Nasir menyebut kasus ini mengejutkan dan memalukan, khususnya bagi lembaga peradilan yang seharusnya menjadi pilar keadilan di bawah naungan institusi yudikatif.
Ia menyindir keras julukan yang selama ini disematkan kepada hakim sebagai “wakil Tuhan di muka bumi”, namun ternyata masih bisa tergoda oleh uang dan kepentingan pribadi.
Menurutnya, peristiwa ini memperpanjang krisis dalam dunia peradilan dan memperkuat keraguan publik terhadap komitmen institusi hukum dalam membangun sistem yang bersih dan agung.
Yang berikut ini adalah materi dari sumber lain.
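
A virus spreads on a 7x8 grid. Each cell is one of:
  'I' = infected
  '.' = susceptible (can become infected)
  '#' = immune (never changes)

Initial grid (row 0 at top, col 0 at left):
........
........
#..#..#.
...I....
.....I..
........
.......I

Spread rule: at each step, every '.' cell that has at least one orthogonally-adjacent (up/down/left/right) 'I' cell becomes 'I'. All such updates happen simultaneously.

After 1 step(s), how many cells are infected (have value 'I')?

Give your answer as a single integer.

Answer: 12

Derivation:
Step 0 (initial): 3 infected
Step 1: +9 new -> 12 infected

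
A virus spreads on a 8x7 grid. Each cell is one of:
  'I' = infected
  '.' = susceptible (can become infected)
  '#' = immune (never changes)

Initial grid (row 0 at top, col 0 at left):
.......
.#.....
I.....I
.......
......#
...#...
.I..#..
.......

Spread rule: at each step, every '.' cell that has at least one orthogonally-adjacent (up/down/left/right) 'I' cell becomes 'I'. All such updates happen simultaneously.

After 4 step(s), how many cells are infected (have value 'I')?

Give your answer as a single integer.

Answer: 45

Derivation:
Step 0 (initial): 3 infected
Step 1: +10 new -> 13 infected
Step 2: +14 new -> 27 infected
Step 3: +10 new -> 37 infected
Step 4: +8 new -> 45 infected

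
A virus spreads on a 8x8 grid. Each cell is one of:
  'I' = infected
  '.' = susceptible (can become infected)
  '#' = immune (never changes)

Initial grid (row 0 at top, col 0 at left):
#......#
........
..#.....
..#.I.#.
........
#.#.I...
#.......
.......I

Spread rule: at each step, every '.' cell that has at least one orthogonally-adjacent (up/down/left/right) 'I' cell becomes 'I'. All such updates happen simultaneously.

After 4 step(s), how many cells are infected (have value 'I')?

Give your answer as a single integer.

Step 0 (initial): 3 infected
Step 1: +9 new -> 12 infected
Step 2: +12 new -> 24 infected
Step 3: +9 new -> 33 infected
Step 4: +9 new -> 42 infected

Answer: 42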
DPR Desak MA dan KY Evaluasi Sistem Peradilan Secara Total
Nasir mempertanyakan apakah reformasi sistem hukum selama ini hanya sebatas prosedural, ataukah sudah menyasar akar budaya hukum yang selama ini rawan rusak oleh praktik suap, pelanggaran etika, dan lemahnya moralitas.
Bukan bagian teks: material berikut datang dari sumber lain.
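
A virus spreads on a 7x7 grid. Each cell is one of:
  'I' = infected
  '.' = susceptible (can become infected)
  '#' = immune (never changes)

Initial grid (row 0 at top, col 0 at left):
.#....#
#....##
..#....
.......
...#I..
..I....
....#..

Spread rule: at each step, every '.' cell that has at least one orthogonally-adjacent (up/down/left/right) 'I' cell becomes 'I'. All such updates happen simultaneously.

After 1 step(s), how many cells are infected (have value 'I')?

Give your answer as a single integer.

Answer: 9

Derivation:
Step 0 (initial): 2 infected
Step 1: +7 new -> 9 infected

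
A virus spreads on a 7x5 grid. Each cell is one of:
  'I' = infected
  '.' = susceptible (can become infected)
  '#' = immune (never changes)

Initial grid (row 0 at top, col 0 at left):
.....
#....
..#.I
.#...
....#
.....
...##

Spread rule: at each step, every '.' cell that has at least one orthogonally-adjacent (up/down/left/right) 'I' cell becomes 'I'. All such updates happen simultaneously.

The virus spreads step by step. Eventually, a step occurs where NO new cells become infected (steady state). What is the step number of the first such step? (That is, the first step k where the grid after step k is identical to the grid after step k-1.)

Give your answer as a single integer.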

Ia mendesak Mahkamah Agung (MA) dan Komisi Yudisial (KY) untuk melakukan evaluasi menyeluruh terhadap sistem perekrutan, pembinaan, dan pengawasan terhadap hakim.
Nasir menekankan bahwa persoalan seperti ini tidak cukup diselesaikan dengan “resep biasa”, melainkan memerlukan pendekatan luar biasa agar praktik kotor seperti ini tidak terus berulang.
Sebelumnya, Ketua PN Jakarta Selatan Muhammad Arif Nuryanta telah ditetapkan sebagai tersangka dalam kasus suap penanganan perkara di PN Jakarta Pusat.
Selain Arif, tiga hakim yakni Agam Syarif Baharudin, Ali Muhtaro, dan Djuyamto juga ditetapkan sebagai tersangka setelah diduga menerima suap senilai Rp 22,5 miliar.
Ketiga hakim tersebut diketahui menjatuhkan vonis lepas kepada korporasi terdakwa dalam perkara ekspor migor dan diduga bekerja sama dengan Arif Nuryanta, dua pengacara (Marcella Santoso dan Ariyanto), serta panitera muda Wahyu Gunawan dari PN Jakarta Utara.